Early in 2002, amongst the independent broadcasters were Echo ("Эхо"), and TV6:

Echo tv is the television version of the radio station Echo of Moscow, and was associated with Andrey Norkin and Vyacheslav Kriskevich. Kriskevich was a presenter of "Today on TV6" «Сегодня на ТВ-6», which was later renamed to "Now" («Сейчас»).

TV6 was associated with Yevgeny Kiselyov. The channel aired the program "Grani" ("Грани") by Vladimir Kara-Murza, who was an advisor to Vladimir Putin opponent Boris Nemtsov. TV6 would later rename itself to TVS.

In April 2002, Echo tv and TV6 (TVS) began offering their products to the channel NTV-International, which planned to change its name to RTV or "Russia Televion".

Both Vyacheslav Kriskevich and Andrey Norkin, who both had been employed by TV6, moved their support to RTV instead of TVS.

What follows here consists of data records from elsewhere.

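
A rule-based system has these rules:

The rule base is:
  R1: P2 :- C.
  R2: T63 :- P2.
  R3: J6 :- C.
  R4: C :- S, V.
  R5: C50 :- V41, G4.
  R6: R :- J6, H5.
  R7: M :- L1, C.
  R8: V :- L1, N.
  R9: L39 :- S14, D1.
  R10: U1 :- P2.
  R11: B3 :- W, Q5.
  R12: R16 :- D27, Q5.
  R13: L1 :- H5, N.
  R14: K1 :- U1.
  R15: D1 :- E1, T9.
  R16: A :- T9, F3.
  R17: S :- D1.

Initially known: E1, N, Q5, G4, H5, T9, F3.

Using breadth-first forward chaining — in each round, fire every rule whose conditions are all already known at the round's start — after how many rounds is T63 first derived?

5

[1] R13 [L1 :- H5, N.]; R15 [D1 :- E1, T9.]; R16 [A :- T9, F3.]. ⇒ new: L1, D1, A.
[2] R8 [V :- L1, N.]; R17 [S :- D1.]. ⇒ new: V, S.
[3] R4 [C :- S, V.]. ⇒ new: C.
[4] R1 [P2 :- C.]; R3 [J6 :- C.]; R7 [M :- L1, C.]. ⇒ new: P2, J6, M.
[5] R2 [T63 :- P2.]; R6 [R :- J6, H5.]; R10 [U1 :- P2.]. ⇒ new: T63, R, U1.
T63 first appears in round 5.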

From 2004 to 2012, Vladimir Kara-Murza who received strong support from Mikhail Khodorkovsky, directed the Washington bureau of RTVi, until Ruslan Sokolov took ownership of RTV, which led to Kara-Murza's dismissal.

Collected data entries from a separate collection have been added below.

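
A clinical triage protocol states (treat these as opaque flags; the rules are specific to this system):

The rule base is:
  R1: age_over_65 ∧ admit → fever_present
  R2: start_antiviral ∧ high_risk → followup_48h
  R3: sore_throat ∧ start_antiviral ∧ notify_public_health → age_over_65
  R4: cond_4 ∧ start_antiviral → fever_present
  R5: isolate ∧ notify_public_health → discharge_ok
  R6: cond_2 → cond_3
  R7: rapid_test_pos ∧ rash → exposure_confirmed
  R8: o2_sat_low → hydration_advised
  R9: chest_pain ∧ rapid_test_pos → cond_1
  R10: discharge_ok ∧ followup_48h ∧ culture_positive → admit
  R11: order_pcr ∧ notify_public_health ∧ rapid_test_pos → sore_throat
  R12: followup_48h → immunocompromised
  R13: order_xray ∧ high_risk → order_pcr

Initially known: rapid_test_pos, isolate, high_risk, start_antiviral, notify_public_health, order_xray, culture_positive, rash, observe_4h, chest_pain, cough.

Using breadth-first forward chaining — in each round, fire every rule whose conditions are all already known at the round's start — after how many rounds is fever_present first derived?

4

Round 1 fires R2, R5, R7, R9, R13, giving followup_48h, discharge_ok, exposure_confirmed, cond_1, order_pcr.
Round 2 fires R10, R11, R12, giving admit, sore_throat, immunocompromised.
Round 3 fires R3, giving age_over_65.
Round 4 fires R1, giving fever_present.
fever_present first appears in round 4.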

=== 2012, 2017, and 2019 ownership changes ===
RTVI was owned by the Russian businessman Ruslan Sokolov (Руслан Соколов), who was the former director of the Russian state TV channel Zvezda. Sokolov bought RTVI from Gusinsky in 2012.

A group of Israeli private investors purchased the channel RTVI International in 2017. In June 2017, the channel, which planned to enter the Russian market, was relaunched with the liberal TV Rain's pink colors in its new logo, and with new presenters and editors, some of whom were from TV Rain, or from the former NTV's independent editorial board. Vasily Brovko, Sergey Chemezov and Rostec were supported the relaunch as well.

In Spring 2019, Yulia Moskvitina chaired the board of directors, and Tatyana Druzhnyaeva headed RTVI as executive director.

In October 2019, the Armenia-born American Mikayel Israyelyan was named the new owner of RTVI.

Alexey Pivovarov had worked as a manager at STS, and he's a strong supporter of the old NTV. Pirovarov headed RTVI International until 2020, when he left RTVi to run his 2019 established YouTube channel.

RTVI started broadcasting in Mali on the Malivision platform on 8 July 2025.

==Staff==
RTVi's News Director till June 2020 was Ekaterina Kotrikadze. Russian journalist Alexey Pivovarov was appointed editor-in-chief in 2016. Pivovarov remained in this position till 25 June 2020. On 10 March 2022, the general producer of RTVI Sergey Shnurov announced the temporary termination of cooperation with RTVI.